The Pittsburgh Steelers have experienced an uncommon amount of roster turnover over the last few seasons, which just so happened to coincide with consecutive years without a postseason berth.

As a result, we’re finding an unusual amount of new faces in the starting lineup compared just to last season, when the season before already introduced several new starters.

The rapid turnover in successive seasons certainly has much to do with the organization’s personnel management over the previous years. Time, as always, came out the victor as they felt the ramifications of trying to hold together a championship roster that could no longer perform like one.

Considering  how different the projected starting lineup for the start of the 2014 season is from just two seasons ago, I think it would be interesting to revisit the roster from the 2010 season—the last time the Steelers competed for a championship—to see how different this new team truly is.

“Former Steeler” is a title that Brett Keisel currently holds, but in truth, it’s not set in stone that it remains that way in July or August—or perhaps even into the season in case of injury, assuming he keeps himself in shape.

The Steelers have at their disposal a variety of new and young talent along the defensive line this year, but that fact also necessarily coincides with a significant dump of talent and experience from last season.

If the Steelers are halfway through training camp, let’s say, or perhaps into the preseason, and defensive line coach John Mitchell finds that he doesn’t have the depth that he believed he might have, then it’s more than conceivable that, on the strength of his advice, the team gives a call to Keisel to see if he’s changed his mind about playing for veteran minimum.

I don’t suspect, however, that he would be getting his old starting spot back, which is now occupied by one of the faces of the team’s future on defense, fourth-year defensive end Cameron Heyward.

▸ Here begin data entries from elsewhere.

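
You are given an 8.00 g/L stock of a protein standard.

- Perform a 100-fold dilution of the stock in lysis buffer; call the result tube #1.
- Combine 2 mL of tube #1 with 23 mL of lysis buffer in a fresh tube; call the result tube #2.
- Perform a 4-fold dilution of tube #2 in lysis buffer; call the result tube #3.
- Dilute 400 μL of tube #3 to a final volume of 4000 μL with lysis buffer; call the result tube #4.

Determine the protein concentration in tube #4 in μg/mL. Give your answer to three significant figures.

0.160 μg/mL

Step 1: 100-fold → factor 100
Step 2: 2 mL + 23 mL = 25 mL total → factor 25/2 = 12.5
Step 3: 4-fold → factor 4
Step 4: 400 μL brought to 4000 μL → factor 4000/400 = 10
Overall dilution factor = 100 × 12.5 × 4 × 10 = 50000
Final = 8.00 g/L / 50000 = 0.0001600 g/L = 0.160 μg/mL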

The son of Ironhead is coming off a breakout season in which he cracked the starting lineup and made 12 starts en route to racking up the second-most sacks on the team behind outside linebacker Jason Worilds.

Heyward has had to prove flexible over the years, frequently playing on both the left side and the right side in the same game to accommodate whichever starting defensive end he was replacing for a series or two.

But the coaching staff has settled him down into the right, or playmaking, side of the defensive line, where Keisel made a name for himself during the back nine of his career, even earning a Pro Bowl bid, and declining another as an alternate.

Keisel has been on three Super Bowl squads—though not yet a starter during the 2005 season—and has proven his championship pedigree, a resource the Steelers are finding that they lack of late as the remnants of their victorious past slowly whittle away year by year.

The young Heyward would seem to have the makings of a potential cornerstone for the next championship generation, but he certainly can’t do it himself.